Effects of pressure on structure and dynamics of metallic glass-forming liquid with miscibility gap

The metallic liquid with miscibility gap has been widely explored recently because of the increasing plastic deformation ability of phase-separated metallic glass. However, the poor glass-forming ability limits its application as the structural materials due to the positive mixing enthalpy of the two elements. Since high pressure is in favor of the formation of the glass, the effect of pressure on the structural and dynamical heterogeneity of phase-separated Cu 50 Ag 50 liquid is investigated by molecular dynamics simulation in the pressure range of 0–16 GPa.
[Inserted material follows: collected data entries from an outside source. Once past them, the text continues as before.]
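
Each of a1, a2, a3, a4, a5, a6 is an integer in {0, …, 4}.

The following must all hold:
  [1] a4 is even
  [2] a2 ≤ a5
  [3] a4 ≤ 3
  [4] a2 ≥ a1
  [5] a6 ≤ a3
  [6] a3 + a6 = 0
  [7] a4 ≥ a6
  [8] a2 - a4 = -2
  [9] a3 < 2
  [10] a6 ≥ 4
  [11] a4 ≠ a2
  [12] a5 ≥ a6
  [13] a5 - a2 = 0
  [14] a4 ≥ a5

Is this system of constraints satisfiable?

Unsatisfiable

From constraints 10 and 12: a5 ≥ a6 and a6 ≥ 4, so a5 ≥ 4. From constraints 3 and 14: a5 ≤ a4 and a4 ≤ 3, so a5 ≤ 3. But 3 < 4, so no value of a5 works.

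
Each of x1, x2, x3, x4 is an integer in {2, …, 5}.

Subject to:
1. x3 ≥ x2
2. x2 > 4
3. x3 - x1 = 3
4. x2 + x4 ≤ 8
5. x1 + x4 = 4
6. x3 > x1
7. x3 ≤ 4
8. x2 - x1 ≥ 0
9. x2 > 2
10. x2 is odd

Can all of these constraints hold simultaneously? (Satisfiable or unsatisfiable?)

Unsatisfiable

From constraint 2: x2 ≥ 5. From constraints 1 and 7: x2 ≤ x3 and x3 ≤ 4, so x2 ≤ 4. But 4 < 5, so no value of x2 works.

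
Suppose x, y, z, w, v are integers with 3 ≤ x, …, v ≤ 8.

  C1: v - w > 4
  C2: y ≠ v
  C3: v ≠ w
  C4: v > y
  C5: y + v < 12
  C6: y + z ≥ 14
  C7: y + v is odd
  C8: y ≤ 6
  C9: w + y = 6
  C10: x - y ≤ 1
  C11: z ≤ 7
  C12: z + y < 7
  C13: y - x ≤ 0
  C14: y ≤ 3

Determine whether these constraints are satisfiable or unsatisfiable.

Unsatisfiable

From constraint 8: y ≤ 6. From constraint 11: z ≤ 7. Hence y + z ≤ 13. But constraint 6 requires y + z ≥ 14, and 14 > 13. Contradiction.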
The results clearly show that the pressure promotes the formation of metallic glass by increasing the number of fivefold symmetry cluster W and dynamical relaxation time; meanwhile, the liquid–liquid phase separation is also enhanced, and the homogenous atom pairs show stronger interaction than heterogeneous atom pairs with increasing pressure. The dynamical heterogeneity is related to the formation of fivefold symmetry clusters. The lower growing rate of W at higher pressure with decreasing temperature corresponds to the slow increase in dynamical heterogeneity. The pressured glass with miscibility gap may act as a candidate glass with improved plastic formation ability. The results explore the structural and dynamical heterogeneity of phase-separated liquid at atomic level.